Nokia XL: Bigger isn’t Always Better

Nokia finally buckled this year and launched Nokia X, its first range of Android-powered smartphones. The largest of the bunch, the suitably titled Nokia XL, is now retailing for less than JD150. But just how much bang do you get for your buck?

Even though the XL comes with a huge 5-inch display, it still weighs a porky 190g, which is heavier than most similar sized phones. Furthermore, the IPS LCD capacitive screen is a letdown in terms of resolution, with a WVGA pixel count of 480×800, despite decent viewing angles.

The processing power under the hood is close to what you’d expect to get for the price. The XL has a fairly dated 1GHz dual-core Snapdragon processor and 768MB of RAM. But though the specs are low, they’re still capable of handling the phone’s requirements. The XL also allows for 4GB of internal storage, and it is thankfully expandable with up to 32GB on an external microSD.

The big deal with the Nokia’s X phones is that they run on Google’s Android operating system, rather than Microsoft’s Windows Phone. The XL features a heavily modified open source Android Jelly Bean OS that more resembles an amalgam of the best features of Android, Windows Phone, and Nokia’s Asha OS. Visually, the user interface is similar to Windows Phone, with the use of a Live Tiles app drawer. It also utilizes Asha’s Fastlane, which is a mix of notification center, activity list, and app switcher.

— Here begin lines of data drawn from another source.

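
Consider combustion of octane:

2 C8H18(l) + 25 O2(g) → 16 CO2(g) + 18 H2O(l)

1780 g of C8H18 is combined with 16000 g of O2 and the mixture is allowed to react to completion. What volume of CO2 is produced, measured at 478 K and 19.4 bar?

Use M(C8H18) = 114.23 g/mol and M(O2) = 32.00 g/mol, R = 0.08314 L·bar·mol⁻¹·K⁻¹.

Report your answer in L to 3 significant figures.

255 L

n(C8H18) = 1780 / 114.23 = 15.58 mol
n(O2) = 16000 / 32.00 = 500.0 mol
For 15.58 mol C8H18, stoichiometry requires (25/2) × 15.58 = 194.8 mol O2; 500.0 mol is available, so C8H18 is limiting.
n(CO2) = (16/2) × 15.58 = 124.6 mol
V(CO2) = nRT/P = 124.6 × 0.08314 × 478 / 19.4 = 255.2 L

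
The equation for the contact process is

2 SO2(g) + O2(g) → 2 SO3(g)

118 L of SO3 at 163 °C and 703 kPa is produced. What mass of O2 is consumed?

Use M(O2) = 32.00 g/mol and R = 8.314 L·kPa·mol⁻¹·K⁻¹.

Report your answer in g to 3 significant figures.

n(SO3) = PV/RT = (703 × 118) / (8.314 × 436.15) = 22.88 mol
n(O2) = (1/2) × 22.88 = 11.44 mol
m(O2) = 11.44 × 32.00 = 366.1 g

366 g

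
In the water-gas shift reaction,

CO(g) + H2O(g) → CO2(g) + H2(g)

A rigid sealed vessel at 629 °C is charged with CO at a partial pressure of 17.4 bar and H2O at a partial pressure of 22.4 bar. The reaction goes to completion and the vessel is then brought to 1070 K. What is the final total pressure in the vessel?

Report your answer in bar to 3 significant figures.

With V and T fixed, P_i ∝ n_i, so the mole ratios apply directly to partial pressures at 629 °C.
P(H2O) required for 17.4 bar of CO = (1/1) × 17.4 = 17.40 bar; available 22.4 bar, so CO is limiting.
P(H2O) remaining = 22.4 − (1/1) × 17.4 = 5.000 bar
P(gaseous products) = (1+1)/1 × 17.4 = 34.80 bar
P_total at 629 °C = 5.000 + 34.80 = 39.80 bar
Scaling to 1070 K: P = 39.80 × 1070/902.15 = 47.21 bar

47.2 bar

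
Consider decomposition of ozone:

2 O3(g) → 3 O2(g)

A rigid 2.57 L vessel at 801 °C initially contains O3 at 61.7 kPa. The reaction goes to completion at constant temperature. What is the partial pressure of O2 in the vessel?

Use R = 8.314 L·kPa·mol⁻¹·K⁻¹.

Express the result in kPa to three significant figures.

92.6 kPa

n(O3)₀ = PV/RT = (61.7 × 2.57) / (8.314 × 1074.15) = 0.01776 mol
n(O2) = (3/2) × 0.01776 = 0.02664 mol
P(O2) = nRT/V = 0.02664 × 8.314 × 1074.15 / 2.57 = 92.57 kPa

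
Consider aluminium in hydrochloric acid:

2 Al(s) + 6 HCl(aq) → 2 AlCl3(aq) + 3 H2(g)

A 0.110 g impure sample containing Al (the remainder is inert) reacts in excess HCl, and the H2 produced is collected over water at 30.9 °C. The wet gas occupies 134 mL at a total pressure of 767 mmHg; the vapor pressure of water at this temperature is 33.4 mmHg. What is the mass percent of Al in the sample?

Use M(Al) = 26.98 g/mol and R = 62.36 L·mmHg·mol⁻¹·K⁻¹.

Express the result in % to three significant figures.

84.8 %

P(H2) = 767 − 33.4 = 733.6 mmHg
n(H2) = PV/RT = (733.6 × 0.1340) / (62.36 × 304.05) = 0.005185 mol
n(Al) = (2/3) × 0.005185 = 0.003457 mol
m(Al) = 0.003457 × 26.98 = 0.09327 g
%Al = 0.09327 / 0.110 × 100 = 84.79%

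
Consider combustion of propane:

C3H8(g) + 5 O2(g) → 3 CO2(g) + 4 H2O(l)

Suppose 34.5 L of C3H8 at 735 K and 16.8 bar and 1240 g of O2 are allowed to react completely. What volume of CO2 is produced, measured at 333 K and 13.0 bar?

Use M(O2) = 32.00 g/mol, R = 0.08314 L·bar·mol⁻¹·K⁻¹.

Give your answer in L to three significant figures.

n(C3H8) = PV/RT = (16.8 × 34.5) / (0.08314 × 735) = 9.485 mol
n(O2) = 1240 / 32.00 = 38.75 mol
For 9.485 mol C3H8, stoichiometry requires (5/1) × 9.485 = 47.42 mol O2; 38.75 mol is available, so O2 is limiting.
n(CO2) = (3/5) × 38.75 = 23.25 mol
V(CO2) = nRT/P = 23.25 × 0.08314 × 333 / 13.0 = 49.51 L

49.5 L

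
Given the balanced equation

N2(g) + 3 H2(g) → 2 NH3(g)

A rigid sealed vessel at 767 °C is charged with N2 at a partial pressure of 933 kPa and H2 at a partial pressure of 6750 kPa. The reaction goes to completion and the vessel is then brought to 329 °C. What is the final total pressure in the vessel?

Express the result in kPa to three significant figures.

3370 kPa

With V and T fixed, P_i ∝ n_i, so the mole ratios apply directly to partial pressures at 767 °C.
P(H2) required for 933 kPa of N2 = (3/1) × 933 = 2799 kPa; available 6750 kPa, so N2 is limiting.
P(H2) remaining = 6750 − (3/1) × 933 = 3951 kPa
P(gaseous products) = (2)/1 × 933 = 1866 kPa
P_total at 767 °C = 3951 + 1866 = 5817 kPa
Scaling to 329 °C: P = 5817 × 602.15/1040.15 = 3368 kPa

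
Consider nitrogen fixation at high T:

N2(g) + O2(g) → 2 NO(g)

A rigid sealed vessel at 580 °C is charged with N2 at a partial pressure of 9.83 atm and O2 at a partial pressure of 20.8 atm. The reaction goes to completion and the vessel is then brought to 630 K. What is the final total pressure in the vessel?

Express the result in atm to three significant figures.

22.6 atm

With V and T fixed, P_i ∝ n_i, so the mole ratios apply directly to partial pressures at 580 °C.
P(O2) required for 9.83 atm of N2 = (1/1) × 9.83 = 9.830 atm; available 20.8 atm, so N2 is limiting.
P(O2) remaining = 20.8 − (1/1) × 9.83 = 10.97 atm
P(gaseous products) = (2)/1 × 9.83 = 19.66 atm
P_total at 580 °C = 10.97 + 19.66 = 30.63 atm
Scaling to 630 K: P = 30.63 × 630/853.15 = 22.62 atm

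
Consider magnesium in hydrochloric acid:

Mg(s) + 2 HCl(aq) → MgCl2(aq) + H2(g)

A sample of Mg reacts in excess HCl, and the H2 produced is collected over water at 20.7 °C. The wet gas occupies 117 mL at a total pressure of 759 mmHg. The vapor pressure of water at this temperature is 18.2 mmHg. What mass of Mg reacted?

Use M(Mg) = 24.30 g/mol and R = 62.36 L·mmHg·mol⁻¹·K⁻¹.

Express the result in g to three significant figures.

P(H2) = 759 − 18.2 = 740.8 mmHg
n(H2) = PV/RT = (740.8 × 0.1170) / (62.36 × 293.85) = 0.004730 mol
n(Mg) = (1/1) × 0.004730 = 0.004730 mol
m(Mg) = 0.004730 × 24.30 = 0.1149 g

0.115 g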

By opting for Android, Nokia gets access to Android’s strongest suit: app support. The device doesn’t use Google’s Play Store, however, and its own dedicated Nokia Store doesn’t provide a wide variety of apps, which means users are forced to download apps through third party stores. The severe modding has also exchanged Google support services for the likes of Here Maps, Here Drive, and Microsoft’s OneDrive cloud storage.

Taking pictures with the XL is a middling experience, which is to be expected with only 5MP in the back and 2MP in the front. The biggest issue we had with our test model was that taking pictures with the camera was frustratingly sluggish. Video quality was also below par, filming at 854×480 and 30 fps, even though you could shoot from the front as well as the back. The 2000 mAh battery surprised us with a decent life, especially since it runs two SIM cards, which can handle half a day of intense usage.

The XL is beyond doubt the best phone in the Nokia X line. It’s a decent bargain for consumers looking for a phablet-style phone, but with similarly priced devices quickly rising in number and quality, a big screen alone might not be enough to keep the XL from getting lost in the crowd.